Field work in lonely and spectacular places is a privilege. Though it can be great, boredom sometimes sets in, which is hard for the lone geologist. Today, I guess a cell phone would help, especially in high places where the signal is good. That means of communication and entertainment only emerged in the 1980s and did not reach wild places until well into the 90s. Pre-cellnet boredom could be relieved by what remains a dark secret: lone geologists once rolled large boulders down mountains and valley sides, shouting ‘Below!’ as a warning to others. Their excuse to themselves for this unique thrill (bounding boulders reach speeds of up to 40 m s-1) was vaguely scientific: sooner or later a precarious rock would fall anyway. This week it emerged that Andrin Caviezel of the Institute for Snow and Avalanche Research in Davos, Switzerland, an Alpine geoscientist, rolls boulders for a living (Caviezel, A. 2022. The gravity of rockfalls. Where I work, Nature, v. 607, p. 838; DOI: 10.1038/d41586-022-02044-9). He finds that ‘…flinging giant objects down a mountain is still super fun’. The serious part of his job attempts to model how rockfalls actually move downslope, as an aid to risk assessment (Caviezel, A. and 23 others 2021. The relevance of rock shape over mass – implications for rockfall hazard assessments. Nature Communications, v. 12, article 5546; DOI: 10.1038/s41467-021-25794-y)

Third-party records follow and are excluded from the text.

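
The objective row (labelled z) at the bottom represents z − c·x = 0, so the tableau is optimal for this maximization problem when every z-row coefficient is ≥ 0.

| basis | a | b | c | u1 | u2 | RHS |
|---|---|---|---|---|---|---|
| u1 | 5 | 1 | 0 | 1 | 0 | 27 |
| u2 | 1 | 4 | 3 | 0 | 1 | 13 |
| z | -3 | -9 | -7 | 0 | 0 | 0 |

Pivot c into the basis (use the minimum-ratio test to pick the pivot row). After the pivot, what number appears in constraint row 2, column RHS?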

Caviezel’s team (@teamcaviezel) don’t use actual rocks but garishly painted, symmetrical blocks of reinforced concrete weighing up to 3 tonnes, which are more durable than most outcropping rock and can be re-used. A Super Puma helicopter shifts a block to the top of a slope, from which it is levered over the edge (watch video). The team deploys two types of block, one equant and resembling a giant garnet crystal, the other wheel-shaped with facets. The first represents boulders of rock types with uniform properties throughout, such as granite. The wheel type mimics boulders formed from rocks that are bedded or foliated, which are usually plate-like or spindly.

Unlike other gravity-driven hazards, such as avalanches and mudflows, the directions that rockfalls may follow by are impossible to predict. Rather than hugging the surface, boulders interact with it, bouncing and being deflected, and they spin rapidly. To follow each experiment’s trajectory a block contains a motion sensor, measuring speed and acceleration, and a gyroscope that shows rotation, wobbling and motion direction, while filming records jump heights – up to 11 m in the experiments. Despite the similarity of the blocks, the same release point for each roll and a uniform mountainside slope, with one cliff line, the final resting places are widely spread. That hazard zone of rockfalls is distinctly wider than that of snow avalanches; observing a boulder once it starts to move gives a potential victim little means of knowing a safe place to shelter.
The most important conclusion from the experiments is that the widest spread of tumbling ‘boulders’ is shown by the wheel-shaped ones. So, slopes made from bedded or foliated sedimentary and metamorphic rocks may pose wider hazards from rockfalls than do those underpinned by uniform rocks. However, plate-like or spindly boulders are more stable at rest than are equant ones. Yet boulders rarely fall as a result of being pushed (except in avalanches). On moderate slopes they are undermined by erosion, and on steep slopes or cliffs winter ice wedges open joints allowing blocks to fall during a thaw.